“農”轉“非”之后,失地農民生活如何保障?社區集體經濟如何規避“城中村”通病?郊區城市化后,混合人口增加,芭茅巷社區集體經濟發展未來走向如何?
破失地農民生存困局
“失地農民中比我家有錢的多了去了,我家是小本生意,一年也就20幾萬。”3月7日下午,記者走進芭茅巷社區神墩商業一條街的一家牛肉面館,老板姚傳寶正忙得不亦樂乎。門面房不到30m2,但客人絡繹不絕,店里除了姚傳寶一家三口還有4名員工。
作為一名失地農民,姚傳寶曾經也很頭疼:“沒了土地,就連基本的米、菜都要買,生活成本增加,靠怎么生活?”好在芭茅巷社居委提供平臺,讓他學會了做牛肉拉面,門面房也是優先租用,如今家里再也不用為生計發愁。
在破失地農民生存困局實踐中,芭茅巷社區創造了自己的“芭茅巷模式”,即以“發展集體經濟拉動一批、激勵創業帶動一批、依托兩個開發區組織一批、發揮社區服務功能安置一批、推薦外出務工轉移一批”為思路,基本上實現了失地農民充分就業。
姚傳寶所在的商業一條街是社區集體經濟發展成果之一,啟動資金為失地農民征地補償款的三分之一。
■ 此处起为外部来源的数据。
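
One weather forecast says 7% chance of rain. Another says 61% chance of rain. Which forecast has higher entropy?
61% forecast

Treat each forecast as a Bernoulli distribution. Binary entropy is maximized at p=0.5 and falls off symmetrically toward 0 or 1. The 61% forecast is closer to 50%, so it is more uncertain. H(7%) ≈ 0.366 bits, H(61%) ≈ 0.965 bits.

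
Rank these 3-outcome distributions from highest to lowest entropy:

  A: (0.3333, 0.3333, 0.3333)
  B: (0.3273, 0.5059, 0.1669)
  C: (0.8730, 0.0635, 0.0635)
A > B > C

Key insight: Entropy is maximized by uniform distributions and minimized by concentrated distributions.

- Uniform distributions have maximum entropy log₂(3) = 1.5850 bits
- The more "peaked" or concentrated a distribution, the lower its entropy

Entropies:
  H(A) = 1.5850 bits
  H(B) = 1.4558 bits
  H(C) = 0.6762 bits

Ranking: A > B > C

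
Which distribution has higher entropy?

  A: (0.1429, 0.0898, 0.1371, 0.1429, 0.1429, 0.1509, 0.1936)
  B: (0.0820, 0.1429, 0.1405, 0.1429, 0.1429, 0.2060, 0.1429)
A

Both distributions are close to uniform, making this a harder comparison.

H(A) = 2.7788 bits
H(B) = 2.7675 bits

The distribution closer to uniform has higher entropy.
Answer: A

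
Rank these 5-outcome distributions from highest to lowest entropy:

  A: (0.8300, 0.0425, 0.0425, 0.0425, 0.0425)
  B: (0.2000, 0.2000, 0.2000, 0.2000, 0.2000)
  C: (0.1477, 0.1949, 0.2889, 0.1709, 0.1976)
B > C > A

Key insight: Entropy is maximized by uniform distributions and minimized by concentrated distributions.

- Uniform distributions have maximum entropy log₂(5) = 2.3219 bits
- The more "peaked" or concentrated a distribution, the lower its entropy

Entropies:
  H(A) = 0.9977 bits
  H(B) = 2.3219 bits
  H(C) = 2.2827 bits

Ranking: B > C > A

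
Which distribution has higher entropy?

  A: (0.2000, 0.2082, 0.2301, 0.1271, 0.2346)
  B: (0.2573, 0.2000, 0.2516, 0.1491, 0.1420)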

十多年來,這三分之一的征地補償款已經讓芭茅巷社區集體經濟形成了“一線兩點”的產業規模,建立了物業、房產、商鋪、家居等公益性、經營性用房113765.47m2,不僅為失地農民提供了大量的就業崗位,更是催生了一批致富能手,僅神墩保潔公司就解決了200多名失地農民的再就業,培育資產百萬元以上的建筑行業老板30多人,年收入達10萬元以上的個體經營者60多人,帶動就業300余人。
此外,“股民” 年終分紅還讓失地農民有了自己的財產性收入, 自2009年至今,失地農民累計分得紅利1071萬元,基本生活得到了保障。
提升“新市民”幸福感
身份和待遇不同等、“農轉非”新市民無幸福感曾是眾多城市發展過程中的“通病”。如何規避這一難題,芭茅巷社區有自己的思路———早謀劃、早部署,全面加強民生工程建設。
“買菜有農貿市場,孩子上學有芭茅小學,社區還有醫療衛生室,啥都省心!”3月7日,在芭茅巷社居委大樓的文化活動室里,50多歲的任大爺正陪著孫子學剪紙,“社區集體經濟還是有好處的,我的兒子小時候沒書讀,哪能料到十幾年而已,孫子就有了這么好的免費學習場所啊!”
為了盡快滿足“新市民”新需求,芭茅巷社區迅速推進社區城市化管理,繼創建兩屆安慶市文明社區之后,又積極爭創“小康示范小區”,訂立《居民自治公約》,推進社區向文明、民主、法治轉型。據初步統計,社區自籌資金近千萬元,以整治優化環境為目標,扶持社區實施長效管理。近年來,已陸續完成學校、醫療衛生室、物業、治安、農貿市場等公共服務設施建設。
芭茅巷社區集體經濟“滾雪球”式發展促使社區服務功能進一步強化,“新市民”幸福指數不斷提升。
股權量化成后起之勢
“芭茅巷社區特殊的地理位置,決定了它必將成為城市經濟的重要組成部分,要可持續發展,就要再進行一次轉身。”黨總支書記張祥銀說,集體經濟的發展壯大,使芭茅巷“一夜成名”,但同時也讓其面臨著全國城鎮化建設中遇到的共同問題———原有集體成員與自治成員重合度逐步下降,繼續由社居委行駛集體資產的支配權,容易導致對失地農民財產權利的侵犯。因而,集體資產股份“量化到人、確權到戶”成為當務之急。
2015年中央一號文件明確提出,要推進農村集體產權制度改革,健全農村產權保護法律制度。作為社區集體經濟改革的先驅,芭茅巷社區將再次大跨越,實施集體經濟組織產權制度股份制改革。
“下一步,將對社區集體經濟組織產權進行資產量化改革,建立‘產權明晰、責任明確、權責一致、利益共享、風險共擔’的現代股份合作經濟組織。”張祥銀告訴記者,股權“固化”有幾大效益:讓集體經濟市場化運作,實現效益最大化,促使產權明晰,保障失地農民合法權益,推進依法治理社區步伐。